Dengan mekanisme ini, perempuan tidak dipaksa menjadi pencari nafkah utama. Ia dapat fokus menjalankan perannya sebagai ummun wa rabbatul bait dan pembentuk generasi. Meski tidak bernilai ekonomi dalam ukuran materi, peran ini justru sangat mulia dan strategis karena menentukan kualitas generasi dan peradaban. Adapun bekerja bagi perempuan dalam Islam hukumnya boleh, tetapi tetap sebatas pilihan, bukan tuntutan hidup yang mengorbankan peran utamanya.
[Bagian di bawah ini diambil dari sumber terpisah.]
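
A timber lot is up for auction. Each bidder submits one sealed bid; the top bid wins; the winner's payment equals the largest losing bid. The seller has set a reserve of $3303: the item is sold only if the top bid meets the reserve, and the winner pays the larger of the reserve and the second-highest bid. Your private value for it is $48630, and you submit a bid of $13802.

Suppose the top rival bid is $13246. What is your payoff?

Your bid $13802 is the highest and exceeds the reserve.
Price = max(second-highest bid, reserve) = max($13246, $3303) = $13246.
Payoff = $48630 − $13246 = $35384.

$35384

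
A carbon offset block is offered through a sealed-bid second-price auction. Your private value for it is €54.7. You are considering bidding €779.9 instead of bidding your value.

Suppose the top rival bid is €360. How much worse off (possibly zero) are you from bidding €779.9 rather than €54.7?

Bidding your value €54.7: you lose (since €54.7 < €360). Payoff €0.
Bidding €779.9: you win and pay €360. Payoff €54.7 − €360 = −€305.3.
The competing bid €360 lies between your value and your inflated bid, so overbidding wins an item priced above your value.
Loss from deviating = €0 − (−€305.3) = €305.3.

€305.3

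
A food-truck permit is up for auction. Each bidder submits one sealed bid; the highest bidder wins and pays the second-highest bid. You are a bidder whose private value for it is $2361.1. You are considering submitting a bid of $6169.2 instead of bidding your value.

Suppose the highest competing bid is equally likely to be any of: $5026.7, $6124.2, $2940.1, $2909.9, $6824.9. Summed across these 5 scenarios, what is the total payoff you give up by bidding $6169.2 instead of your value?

$7556.5

The deviation costs you only when the competing bid falls strictly between $2361.1 and $6169.2; elsewhere both bids give the same outcome.
$5026.7: truthful payoff $0, deviation payoff −$2665.6 → loss $2665.6.
$6124.2: truthful payoff $0, deviation payoff −$3763.1 → loss $3763.1.
$2940.1: truthful payoff $0, deviation payoff −$579 → loss $579.
$2909.9: truthful payoff $0, deviation payoff −$548.8 → loss $548.8.
$6824.9: outcomes coincide → loss $0.
Total loss = $2665.6 + $3763.1 + $579 + $548.8 = $7556.5.
Truthful bidding weakly dominates here: raising your bid can only win items priced above your value, and lowering it can only forfeit items priced below.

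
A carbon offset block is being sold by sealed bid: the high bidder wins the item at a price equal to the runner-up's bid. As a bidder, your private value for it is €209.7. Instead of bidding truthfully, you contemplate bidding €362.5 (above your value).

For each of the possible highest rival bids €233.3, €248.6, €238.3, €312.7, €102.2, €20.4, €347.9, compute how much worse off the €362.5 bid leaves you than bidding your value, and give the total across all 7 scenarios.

€332.3

The deviation costs you only when the competing bid falls strictly between €209.7 and €362.5; elsewhere both bids give the same outcome.
€233.3: truthful payoff €0, deviation payoff −€23.6 → loss €23.6.
€248.6: truthful payoff €0, deviation payoff −€38.9 → loss €38.9.
€238.3: truthful payoff €0, deviation payoff −€28.6 → loss €28.6.
€312.7: truthful payoff €0, deviation payoff −€103 → loss €103.
€102.2: outcomes coincide → loss €0.
€20.4: outcomes coincide → loss €0.
€347.9: truthful payoff €0, deviation payoff −€138.2 → loss €138.2.
Total loss = €23.6 + €38.9 + €28.6 + €103 + €138.2 = €332.3.
Truthful bidding weakly dominates here: raising your bid can only win items priced above your value, and lowering it can only forfeit items priced below.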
Inilah gambaran kesempurnaan sistem Islam, yaitu aturan hidup yang berasal dari Zat Yang Maha Sempurna. Islam memuliakan perempuan, membebaskannya dari tekanan ekonomi, melindunginya dari eksploitasi, dan menempatkannya sebagai pilar peradaban. Karena itu, sudah saatnya muslimah kembali kepada aturan Allah. Hanya hukum dari Sang Pencipta yang mampu menyelesaikan persoalan manusia, baik laki-laki maupun perempuan, serta menghadirkan ketenteraman dalam setiap keadaan.

Sebagaimana firman Allah ﷻ:

قَالَ اهْبِطَا مِنْهَا جَمِيعًا ۢ بَعْضُكُمْ لِبَعْضٍ عَدُوٌّۚ فَاِمَّا يَأْتِيَنَّكُمْ مِّنِّيْ هُدًى ەۙ فَمَنِ اتَّبَعَ هُدَايَ فَلَا يَضِلُّ وَلَا يَشْقٰى
Barang siapa mengikuti petunjuk-Ku, maka ia tidak akan sesat dan tidak akan celaka.” (QS. Thaha: 123).